Gerda Raissar also received this award in this year, for her thesis 'The Prohibition on Veto Use: Formal Rules, Informal Norms, and Retaliation in European Union Sanctions Negotiations.' This studies sanctions negotiations in the European Union, specifically why member states with preferences to block specific sanctions decisions go along with the majority’s preferences and agree to their adoption. 

Additionally, Kye Allen won in 2024-5 for the thesis ‘Mythologising the Ultra-Nation, Theorising the International: Fascist International Thought and the Study of International Relations in Britain, 1922-1945.’ This explores how fascists and other fellow travellers of the extreme right engaged with the then nascent academic discipline of International Relations (IR) and the wider intellectual field of ‘expertise’ in which it was situated during the interwar decades. 

Best Doctoral Thesis in Political Theory

In 2023-24, Elsa Kugelberg won this award with her thesis ‘Just sex: A Theory of Justice for the Sexual Sphere.’ This explores the connection between politics and our most intimate relationships. 

In 2024-25, Connor Grubaugh was awarded this prize for the thesis ‘Building the Kingdom: Locke, Liberalism, and the Politics of Hope,’ which investigates concepts of hope, time, and history in liberal political theory by examining the political thought of John Locke in its historical setting. 
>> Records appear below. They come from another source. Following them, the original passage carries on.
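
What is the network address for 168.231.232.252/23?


IP:   10101000.11100111.11101000.11111100
Mask: 11111111.11111111.11111110.00000000
AND operation:
Net:  10101000.11100111.11101000.00000000
Network: 168.231.232.0/23


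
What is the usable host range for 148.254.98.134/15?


Network: 148.254.0.0
Broadcast: 148.255.255.255
First usable = network + 1
Last usable = broadcast - 1
Range: 148.254.0.1 to 148.255.255.254


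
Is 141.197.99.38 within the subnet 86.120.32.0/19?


Subnet network: 86.120.32.0
Test IP AND mask: 141.197.96.0
No, 141.197.99.38 is not in 86.120.32.0/19


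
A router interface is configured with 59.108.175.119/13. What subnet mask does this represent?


/13 means 13 network bits, 19 host bits
Binary: 11111111111110000000000000000000
Mask: 255.248.0.0


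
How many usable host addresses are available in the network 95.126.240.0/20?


Host bits = 32 - 20 = 12
Total addresses = 2^12 = 4096
Usable = total - 2 (network and broadcast)
Usable hosts: 4094


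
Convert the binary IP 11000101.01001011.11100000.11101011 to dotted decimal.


11000101 = 197
01001011 = 75
11100000 = 224
11101011 = 235
IP: 197.75.224.235


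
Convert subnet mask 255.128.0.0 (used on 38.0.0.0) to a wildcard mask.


Subnet mask: 255.128.0.0
Wildcard = 255.255.255.255 - subnet mask
255 - 255 = 0
255 - 128 = 127
255 - 0 = 255
255 - 0 = 255
Wildcard: 0.127.255.255


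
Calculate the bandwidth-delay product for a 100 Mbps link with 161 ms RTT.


BDP = bandwidth * RTT
= 100 Mbps * 161 ms
= 100 * 1e6 * 161 / 1000 bits
= 16100000 bits
= 2012500 bytes
= 1965.332 KB
BDP = 16100000 bits (2012500 bytes)


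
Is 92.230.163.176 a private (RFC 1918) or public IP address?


RFC 1918 private ranges:
  10.0.0.0/8 (10.0.0.0 - 10.255.255.255)
  172.16.0.0/12 (172.16.0.0 - 172.31.255.255)
  192.168.0.0/16 (192.168.0.0 - 192.168.255.255)
Public (not in any RFC 1918 range)


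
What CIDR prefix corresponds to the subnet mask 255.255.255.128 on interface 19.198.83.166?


Binary: 11111111.11111111.11111111.10000000
Count leading 1s
Prefix: /25


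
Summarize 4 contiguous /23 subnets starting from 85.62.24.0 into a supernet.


Original prefix: /23
Number of subnets: 4 = 2^2
New prefix = 23 - 2 = 21
Supernet: 85.62.24.0/21


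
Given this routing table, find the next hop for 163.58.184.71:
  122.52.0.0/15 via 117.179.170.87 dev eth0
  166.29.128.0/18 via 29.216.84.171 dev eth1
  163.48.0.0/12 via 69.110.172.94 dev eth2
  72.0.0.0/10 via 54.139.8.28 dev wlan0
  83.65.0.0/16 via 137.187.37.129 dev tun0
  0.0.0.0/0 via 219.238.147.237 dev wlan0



Longest prefix match for 163.58.184.71:
  /15 122.52.0.0: no
  /18 166.29.128.0: no
  /12 163.48.0.0: MATCH
  /10 72.0.0.0: no
  /16 83.65.0.0: no
  /0 0.0.0.0: MATCH
Selected: next-hop 69.110.172.94 via eth2 (matched /12)


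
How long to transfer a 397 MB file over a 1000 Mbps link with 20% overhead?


Effective throughput = 1000 * (1 - 20/100) = 800 Mbps
File size in Mb = 397 * 8 = 3176 Mb
Time = 3176 / 800
Time = 3.97 seconds


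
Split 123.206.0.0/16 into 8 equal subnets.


New prefix = 16 + 3 = 19
Each subnet has 8192 addresses
  123.206.0.0/19
  123.206.32.0/19
  123.206.64.0/19
  123.206.96.0/19
  123.206.128.0/19
  123.206.160.0/19
  123.206.192.0/19
  123.206.224.0/19
Subnets: 123.206.0.0/19, 123.206.32.0/19, 123.206.64.0/19, 123.206.96.0/19, 123.206.128.0/19, 123.206.160.0/19, 123.206.192.0/19, 123.206.224.0/19


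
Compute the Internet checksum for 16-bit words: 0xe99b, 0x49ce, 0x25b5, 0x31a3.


Sum all words (with carry folding):
+ 0xe99b = 0xe99b
+ 0x49ce = 0x336a
+ 0x25b5 = 0x591f
+ 0x31a3 = 0x8ac2
One's complement: ~0x8ac2
Checksum = 0x753d


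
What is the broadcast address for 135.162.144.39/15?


Network: 135.162.0.0/15
Host bits = 17
Set all host bits to 1:
Broadcast: 135.163.255.255


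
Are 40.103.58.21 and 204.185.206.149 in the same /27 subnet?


Mask: 255.255.255.224
40.103.58.21 AND mask = 40.103.58.0
204.185.206.149 AND mask = 204.185.206.128
No, different subnets (40.103.58.0 vs 204.185.206.128)


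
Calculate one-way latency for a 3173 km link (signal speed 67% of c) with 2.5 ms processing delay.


Speed = 0.67 * 3e5 km/s = 201000 km/s
Propagation delay = 3173 / 201000 = 0.0158 s = 15.7861 ms
Processing delay = 2.5 ms
Total one-way latency = 18.2861 ms


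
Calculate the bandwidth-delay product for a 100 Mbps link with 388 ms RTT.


BDP = bandwidth * RTT
= 100 Mbps * 388 ms
= 100 * 1e6 * 388 / 1000 bits
= 38800000 bits
= 4850000 bytes
= 4736.3281 KB
BDP = 38800000 bits (4850000 bytes)


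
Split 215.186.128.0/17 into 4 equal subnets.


New prefix = 17 + 2 = 19
Each subnet has 8192 addresses
  215.186.128.0/19
  215.186.160.0/19
  215.186.192.0/19
  215.186.224.0/19
Subnets: 215.186.128.0/19, 215.186.160.0/19, 215.186.192.0/19, 215.186.224.0/19


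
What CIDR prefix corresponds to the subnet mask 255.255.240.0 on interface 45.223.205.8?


Binary: 11111111.11111111.11110000.00000000
Count leading 1s
Prefix: /20


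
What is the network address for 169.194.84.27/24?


IP:   10101001.11000010.01010100.00011011
Mask: 11111111.11111111.11111111.00000000
AND operation:
Net:  10101001.11000010.01010100.00000000
Network: 169.194.84.0/24


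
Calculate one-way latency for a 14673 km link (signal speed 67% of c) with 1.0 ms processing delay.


Speed = 0.67 * 3e5 km/s = 201000 km/s
Propagation delay = 14673 / 201000 = 0.073 s = 73 ms
Processing delay = 1.0 ms
Total one-way latency = 74 ms


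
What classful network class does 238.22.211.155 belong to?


First octet: 238
Binary: 11101110
1110xxxx -> Class D (224-239)
Class D (multicast), default mask N/A


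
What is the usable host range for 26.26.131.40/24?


Network: 26.26.131.0
Broadcast: 26.26.131.255
First usable = network + 1
Last usable = broadcast - 1
Range: 26.26.131.1 to 26.26.131.254


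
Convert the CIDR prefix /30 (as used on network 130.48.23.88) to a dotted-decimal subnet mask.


/30 means 30 network bits, 2 host bits
Binary: 11111111111111111111111111111100
Mask: 255.255.255.252


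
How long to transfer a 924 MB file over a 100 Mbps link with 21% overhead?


Effective throughput = 100 * (1 - 21/100) = 79 Mbps
File size in Mb = 924 * 8 = 7392 Mb
Time = 7392 / 79
Time = 93.5696 seconds


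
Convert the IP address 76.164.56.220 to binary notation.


76 = 01001100
164 = 10100100
56 = 00111000
220 = 11011100
Binary: 01001100.10100100.00111000.11011100


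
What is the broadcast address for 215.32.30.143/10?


Network: 215.0.0.0/10
Host bits = 22
Set all host bits to 1:
Broadcast: 215.63.255.255


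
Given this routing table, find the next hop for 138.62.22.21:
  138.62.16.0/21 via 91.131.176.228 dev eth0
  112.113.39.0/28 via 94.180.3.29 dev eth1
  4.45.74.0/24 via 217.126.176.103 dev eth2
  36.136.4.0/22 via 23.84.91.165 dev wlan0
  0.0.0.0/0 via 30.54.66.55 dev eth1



Longest prefix match for 138.62.22.21:
  /21 138.62.16.0: MATCH
  /28 112.113.39.0: no
  /24 4.45.74.0: no
  /22 36.136.4.0: no
  /0 0.0.0.0: MATCH
Selected: next-hop 91.131.176.228 via eth0 (matched /21)


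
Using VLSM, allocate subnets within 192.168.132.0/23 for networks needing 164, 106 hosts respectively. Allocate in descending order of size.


164 hosts -> /24 (254 usable): 192.168.132.0/24
106 hosts -> /25 (126 usable): 192.168.133.0/25
Allocation: 192.168.132.0/24 (164 hosts, 254 usable); 192.168.133.0/25 (106 hosts, 126 usable)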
The Dasturzada Dr Jal Pavry Memorial Prize 

This prize is awarded for an outstanding thesis on a subject in the area of international peace and understanding.

In 2024-5, this award went to Tiril Rahn, with the thesis title ‘Access Denied: The Host-Government’s Power of Access on Local UN Peacekeeping Operations.’ This lays out how host-governments shape the local access of UN peacekeeping missions, showing that access itself is a form of political power in conflicts. 

The Bapsybanoo Marchioness of Winchester Prize 

This prize is given for a thesis on international relations, with particular reference to the area of human rights and fundamental freedoms.

The 2024-25 award was given to Cecilia Corsini, with the thesis ‘Inter-organizational Competition in Humanitarian Governance.' This shows that the competition persists because donor states view specialised organisations as interchangeable, creating ongoing survival pressures for individual humanitarian internation organisations in a resource-scarce environment.